Lay down a piece of nori, rough side down. Put a handful of rice in the middle and spread it out with a spoon into a thin layer. Lay cucumber and avacado in a thin layer towards the middle. Roll! Wet one end of the nori to seal the roll shut. Put it in the fridge for several minutes so that the roll dries. Run the blade of a sharp, unserrated knife under water, and gently slice through the roll, creating 4-5 sushi rolls.

In addition to these rolls, I packed celery with peanut butter :o)

Dinner: Tofu Fried Rice, Serves 4 (From Vegan on the Cheap, with modifications by me in red!)
1/4 cup soy sauce (I'd use less- maybe half this amount)
2 Tbsp ketchup
2 Tbsp rice vinegar (We didnt have this, so we used white vinegar)
2 tsp sesame oil
1 Tbsp canola or some other neutral oil
1 medium yellow onion, finely chopped
2 medium carrots, thinly sliced
4 garlic cloves, minced (I'm Italian and love garlic, but this was WAY too much- try using 1-2 instead!)
4 oz white mushrooms, chopped (splurge a little and use crimini mushrooms...they're only a few more cents per pound and have a lot more flavor)
1 tsp grated fresh ginger
8 oz extra-firm tofu, drained, dried, and crumbled
3 cups cold cooked rice (we used hot brown rice and it was fine- try white or brown!)
1 cup thawed frozen peas
Salt & pepper and Crushed red pepper
1/2 cup diced pineapple

In a small bowl, combine the soy sauce, ketchup, vinegar, & sesame oil & set aside.
In a large skillet, heat canola oil over med. heat. Add onion & carrots, cover, and cook until softened, about 5 minutes. Uncover, and stir in garlic, mushrooms, & ginger. Add the tofu and cook, stirring for 4-5 mins. Add soy sauce mixture, stirring to coat.
Add the rice and peas. Stir-fry until well mixed and heated through. Mix in pineapple.
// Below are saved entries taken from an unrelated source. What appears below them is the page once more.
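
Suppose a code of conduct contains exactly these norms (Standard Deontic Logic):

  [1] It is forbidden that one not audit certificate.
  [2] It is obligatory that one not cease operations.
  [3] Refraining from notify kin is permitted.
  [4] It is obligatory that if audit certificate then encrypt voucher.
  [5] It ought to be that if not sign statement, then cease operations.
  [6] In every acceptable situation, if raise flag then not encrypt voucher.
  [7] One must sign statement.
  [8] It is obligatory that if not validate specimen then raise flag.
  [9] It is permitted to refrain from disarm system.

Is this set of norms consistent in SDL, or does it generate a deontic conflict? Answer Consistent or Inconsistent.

Consistent

Premise 5 is O(¬sign_statement → cease_operations), but O(¬sign_statement) is not derivable from the premises, so it does not yield O(cease_operations).
So O(cease_operations) is not derivable, and the apparent clash with O(¬cease_operations) does not arise.
A world satisfying every obligation exists (e.g. audit_certificate=true, cease_operations=false, disarm_system=false, encrypt_voucher=true, notify_kin=false, raise_flag=false, sign_statement=true, validate_specimen=true); no atom is both obligatory and forbidden, so the set is consistent.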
Season with salt and pepper and crushed red pepper. Serve immediately.

Dessert: Fruit Salad- Serves 4
1 Apple
1 Kiwi
1 Orange
1 Apricot
2 Tbsp lemon juice
1 cup of frozen mixed berries, microwaved for 1 minute

Chop up everything and mix it all together; add the berries last after they've cooled off a bit. Don't drain off the juice from the berries- mix them in!